Solche Ansätze übersahen aber erstens, dass Gehirne eine enorme Plastizität aufweisen und ihre Entwicklung zweitens stark von Umweltfaktoren abhängt. In Ländern, wo die soziale Ungleichheit zwischen den Geschlechtern größer ist, haben Frauen beispielsweise ein höheres Risiko, neurologisch zu erkranken, also etwa früher unter Demenz zu leiden. Letzteres zeigte sich beispielsweise in China, wo Frauen auch stärker von den Risikofaktoren Bewegungsmangel und Analphabetismus betroffen sind.

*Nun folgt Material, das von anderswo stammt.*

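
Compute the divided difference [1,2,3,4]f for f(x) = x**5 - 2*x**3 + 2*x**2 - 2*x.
63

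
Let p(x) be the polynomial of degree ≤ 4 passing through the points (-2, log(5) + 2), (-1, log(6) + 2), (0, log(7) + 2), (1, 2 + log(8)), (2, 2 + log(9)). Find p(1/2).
2 + log(2*2**(1/4)*3**(49/64)*5**(3/128)*7**(45/64)/3)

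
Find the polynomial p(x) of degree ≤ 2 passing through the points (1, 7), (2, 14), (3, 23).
x**2 + 4*x + 2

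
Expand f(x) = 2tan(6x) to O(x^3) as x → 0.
12*x + O(x**3)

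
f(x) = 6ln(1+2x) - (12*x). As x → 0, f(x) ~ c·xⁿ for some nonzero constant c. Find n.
2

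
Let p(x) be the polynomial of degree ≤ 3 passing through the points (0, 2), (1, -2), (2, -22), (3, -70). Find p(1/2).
5/4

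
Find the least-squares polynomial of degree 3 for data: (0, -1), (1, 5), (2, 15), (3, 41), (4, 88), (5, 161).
-13/18 + (403/108)x + (-1/18)x² + (125/108)x³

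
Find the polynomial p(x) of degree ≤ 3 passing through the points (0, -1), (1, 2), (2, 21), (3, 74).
3*x**3 - x**2 + x - 1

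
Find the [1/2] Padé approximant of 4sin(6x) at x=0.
24*x/(6*x**2 + 1)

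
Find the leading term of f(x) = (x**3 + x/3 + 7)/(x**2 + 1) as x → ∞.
x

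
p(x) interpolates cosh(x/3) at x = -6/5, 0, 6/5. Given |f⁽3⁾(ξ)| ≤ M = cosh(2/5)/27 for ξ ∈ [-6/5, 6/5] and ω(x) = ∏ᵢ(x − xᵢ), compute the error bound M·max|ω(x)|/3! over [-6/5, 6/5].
8*sqrt(3)*cosh(2/5)/3375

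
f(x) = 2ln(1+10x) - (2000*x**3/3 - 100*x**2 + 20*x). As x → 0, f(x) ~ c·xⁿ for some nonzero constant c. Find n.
4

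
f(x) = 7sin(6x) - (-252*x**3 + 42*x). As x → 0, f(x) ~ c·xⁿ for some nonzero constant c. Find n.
5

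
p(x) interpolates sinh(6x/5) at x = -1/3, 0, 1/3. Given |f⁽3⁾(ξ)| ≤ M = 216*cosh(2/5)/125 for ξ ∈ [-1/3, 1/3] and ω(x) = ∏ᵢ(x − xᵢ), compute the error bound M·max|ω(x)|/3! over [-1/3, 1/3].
8*sqrt(3)*cosh(2/5)/3375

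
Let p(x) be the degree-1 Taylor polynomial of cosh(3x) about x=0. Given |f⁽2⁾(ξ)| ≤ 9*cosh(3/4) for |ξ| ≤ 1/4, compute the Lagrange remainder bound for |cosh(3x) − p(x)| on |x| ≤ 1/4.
9*cosh(3/4)/32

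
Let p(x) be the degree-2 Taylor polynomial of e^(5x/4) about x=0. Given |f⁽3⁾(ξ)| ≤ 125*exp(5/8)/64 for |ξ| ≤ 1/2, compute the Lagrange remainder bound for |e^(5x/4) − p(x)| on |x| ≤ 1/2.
125*exp(5/8)/3072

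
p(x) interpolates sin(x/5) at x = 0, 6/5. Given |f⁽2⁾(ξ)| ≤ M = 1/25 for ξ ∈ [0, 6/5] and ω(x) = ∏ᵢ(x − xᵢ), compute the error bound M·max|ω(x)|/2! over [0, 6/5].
9/1250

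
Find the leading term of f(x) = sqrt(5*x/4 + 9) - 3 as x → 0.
5*x/24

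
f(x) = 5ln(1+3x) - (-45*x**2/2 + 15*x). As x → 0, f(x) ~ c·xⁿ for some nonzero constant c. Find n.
3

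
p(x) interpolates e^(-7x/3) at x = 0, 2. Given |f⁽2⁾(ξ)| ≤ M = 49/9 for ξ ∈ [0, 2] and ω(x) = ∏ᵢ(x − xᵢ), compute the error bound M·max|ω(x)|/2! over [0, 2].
49/18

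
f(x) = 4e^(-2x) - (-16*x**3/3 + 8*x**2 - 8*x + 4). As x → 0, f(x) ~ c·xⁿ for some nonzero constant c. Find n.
4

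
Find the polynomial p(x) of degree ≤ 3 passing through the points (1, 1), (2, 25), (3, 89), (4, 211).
3*x**3 + 2*x**2 - 3*x - 1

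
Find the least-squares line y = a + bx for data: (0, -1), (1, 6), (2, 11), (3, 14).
a = 0, b = 5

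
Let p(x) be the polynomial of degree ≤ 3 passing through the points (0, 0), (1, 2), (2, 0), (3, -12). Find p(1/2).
9/8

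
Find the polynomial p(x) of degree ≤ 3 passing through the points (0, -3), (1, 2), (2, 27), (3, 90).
3*x**3 + x**2 + x - 3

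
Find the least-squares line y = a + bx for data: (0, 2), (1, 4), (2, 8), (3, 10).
a = 9/5, b = 14/5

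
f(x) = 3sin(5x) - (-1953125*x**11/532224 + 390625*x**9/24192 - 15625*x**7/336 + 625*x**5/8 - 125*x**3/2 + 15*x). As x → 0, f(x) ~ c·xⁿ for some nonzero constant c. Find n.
13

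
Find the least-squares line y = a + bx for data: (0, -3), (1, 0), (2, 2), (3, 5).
a = -29/10, b = 13/5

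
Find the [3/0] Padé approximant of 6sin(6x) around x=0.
-216*x**3 + 36*x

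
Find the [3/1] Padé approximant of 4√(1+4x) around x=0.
(-4*x**3 + 12*x**2 + 18*x + 4)/(5*x/2 + 1)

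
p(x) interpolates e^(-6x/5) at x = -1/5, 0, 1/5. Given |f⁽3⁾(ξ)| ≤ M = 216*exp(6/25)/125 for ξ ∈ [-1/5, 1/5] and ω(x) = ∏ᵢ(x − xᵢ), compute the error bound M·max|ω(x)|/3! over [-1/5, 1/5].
8*sqrt(3)*exp(6/25)/15625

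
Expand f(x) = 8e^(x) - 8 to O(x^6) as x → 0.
8*x + 4*x**2 + 4*x**3/3 + x**4/3 + x**5/15 + O(x**6)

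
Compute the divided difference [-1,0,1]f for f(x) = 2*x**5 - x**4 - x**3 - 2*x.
-1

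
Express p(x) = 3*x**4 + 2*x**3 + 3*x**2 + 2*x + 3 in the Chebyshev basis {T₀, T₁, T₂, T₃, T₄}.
(45/8)T₀ + (7/2)T₁ + (3)T₂ + (1/2)T₃ + (3/8)T₄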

Fast 8.000 Magnetresonanzbilder

Wie ein internationales Forscherteam um Nicolas Crossley (Pontificia Universidad Católica de Chile) nun behauptet, lassen sich die Folgen starker sozialer Unterschiede zwischen den Geschlechtern auch an stärkeren Unterschieden in den Gehirnen festmachen. Diesen Schluss würde die vergleichende Auswertung von fast 8.000 Magnetresonanzbildern menschlicher Gehirne aus 29 Ländern zulassen, schreiben Crossley und sein Team im Fachblatt "PNAS".

Laut diesen Analysen waren in Ländern mit weitgehender Gleichstellung der Geschlechter (gemessen unter anderem am Gender Inequality Index) so gut wie keine Unterschiede zwischen den Gehirnen von Männern und Frauen zu beobachten. In Ländern mit größerer Ungleichheit war jedoch die Dicke der rechten Seite der Großhirnrinde bei Frauen geringer.

Schwer belegbare Zusammenhänge

Doch taugt dieser Befund tatsächlich als Beweis, dass sich soziale Ungleichheit sogar in den Gehirnen zeigt? Die Autorinnen und Autoren selbst gestehen gewisse Unsicherheiten der Interpretation ein, liefern immerhin mögliche Hypothesen zur Erklärung ihrer Beobachtungen. So werden jene Regionen des Kortex, bei denen die Unterschiede festgestellt wurden, mit Widerstandsfähigkeit gegenüber Widrigkeiten assoziiert. Beobachtet wurde auch, dass diese Regionen bei (posttraumatischem) Stress oder Depressionen dünner werden.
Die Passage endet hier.